The Wife of His Youth

Analysis

"This is the woman, and I am the man", from The Wife of His Youth and Other Stories of the Color Line (Houghton Mifflin, 1899)

In "The Wife of His Youth", Charles Chesnutt does not explore the relationship between whites and mulattoes; instead, the story is concerned with race consciousness among those of mixed race, both from the North and South.[12] Scholar William L. Andrews notes that this story, and others like it including "A Matter of Principle", were unprecedented. Chesnutt "broke the ice in the American fiction of manners."[13] Like the other Blue Veins, Ryder has idealized whiteness and dreams of becoming white or, as Chesnutt writes it, "[his] absorption by the white race." This is symbolized by his reading "A Dream of Fair Women" by Alfred, Lord Tennyson when his wife first appears in the story.[14]

White readers, such as William Dean Howells, considered this a realistic portrayal of mixed-race Americans, revealed by Chesnutt as an "insider", much as Paul Laurence Dunbar had shown whites the lyrical side of blacks. Howells wrote:

We had known the nethermost world of the grotesque and comical negro and the terrible and tragic negro through the white observer on the outside, and the black character in its lyrical moods we had known from such an inside witness as Mr. Paul Dunbar; but it had remained for Mr. Chesnutt to acquaint us with those regions where the paler shades dwell as hopelessly, with relation to ourselves [i.e. whites], as the blackest negro.[15]

Ultimately, Chesnutt is challenging the idea of two "races". The story serves as an allegory of the changing relationship of freeborn and freedmen, mixed race and blacks, in a post-Reconstruction Era.[3] Such differences are expressed in language used by the characters, which also reflects differing education and class levels. Ryder tries to speak in the higher rhetoric of "white" English (emulating the Tennyson he reads) while 'Liza uses a thick black dialect. That difference is further emphasized by Ryder's writing 'Liza's address in the flyleaf of his Tennyson book and, when recounting her story, switching into his own "soft dialect".[16] Ann duCille suggests the story questions the legality of marriage during enslavement. Ryder/Taylor's decision is about choosing to accept or negate "the old plantation past", or, as duCille writes, "between moral obligation and romantic desire".[17]

Cynthia Wachtell considers the story as a social satire. Ryder is pretentious and uppity, concerned about the delineations in class based on skin color, and promotes advancement of lighter-skinned people, some of whom were already educated before the war.
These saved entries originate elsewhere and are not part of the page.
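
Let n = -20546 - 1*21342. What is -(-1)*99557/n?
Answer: -99557/41888 ≈ -2.3767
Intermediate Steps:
n = -41888 (n = -20546 - 21342 = -41888)
-(-1)*99557/n = -(-1)*99557/(-41888) = -(-1)*99557*(-1/41888) = -(-1)*(-99557)/41888 = -1*99557/41888 = -99557/41888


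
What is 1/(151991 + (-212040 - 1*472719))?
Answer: -1/532768 ≈ -1.8770e-6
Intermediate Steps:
1/(151991 + (-212040 - 1*472719)) = 1/(151991 + (-212040 - 472719)) = 1/(151991 - 684759) = 1/(-532768) = -1/532768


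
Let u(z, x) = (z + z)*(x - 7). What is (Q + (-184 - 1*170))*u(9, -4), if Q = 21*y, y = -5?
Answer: 90882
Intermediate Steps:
Q = -105 (Q = 21*(-5) = -105)
u(z, x) = 2*z*(-7 + x) (u(z, x) = (2*z)*(-7 + x) = 2*z*(-7 + x))
(Q + (-184 - 1*170))*u(9, -4) = (-105 + (-184 - 1*170))*(2*9*(-7 - 4)) = (-105 + (-184 - 170))*(2*9*(-11)) = (-105 - 354)*(-198) = -459*(-198) = 90882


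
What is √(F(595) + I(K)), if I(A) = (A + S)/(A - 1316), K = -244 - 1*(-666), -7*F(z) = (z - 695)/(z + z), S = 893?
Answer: I*√16511943090/106386 ≈ 1.2079*I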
That his wife is revealed to be a dark-skinned, unrefined cook is his "just desserts [sic]".[18] Dean McWilliams notes the ambiguity about whether Ryder really is Sam Taylor. Certainly, writes McWilliams, the drawing room image of Ryder at the beginning of the story seems nothing like the plantation worker described by 'Liza.[19]

Even if he is Taylor, Tess Chakkalal questions if the reader should be certain that Ryder has made the "right" decision. There is an uncomfortable tension in his attempt to abandon the past and racial definitions in order to move into the future.[20] Though the story has been traditionally read as having a happy ending, Wachtell emphasizes that 'Liza has no final lines which show her response to the husband who had forgotten her.[21] Henry B. Wonham notes a significance to Ryder's referring to 'Liza not simply as wife but "the wife of my youth", as if dissociating from her even as he acknowledges her.[22]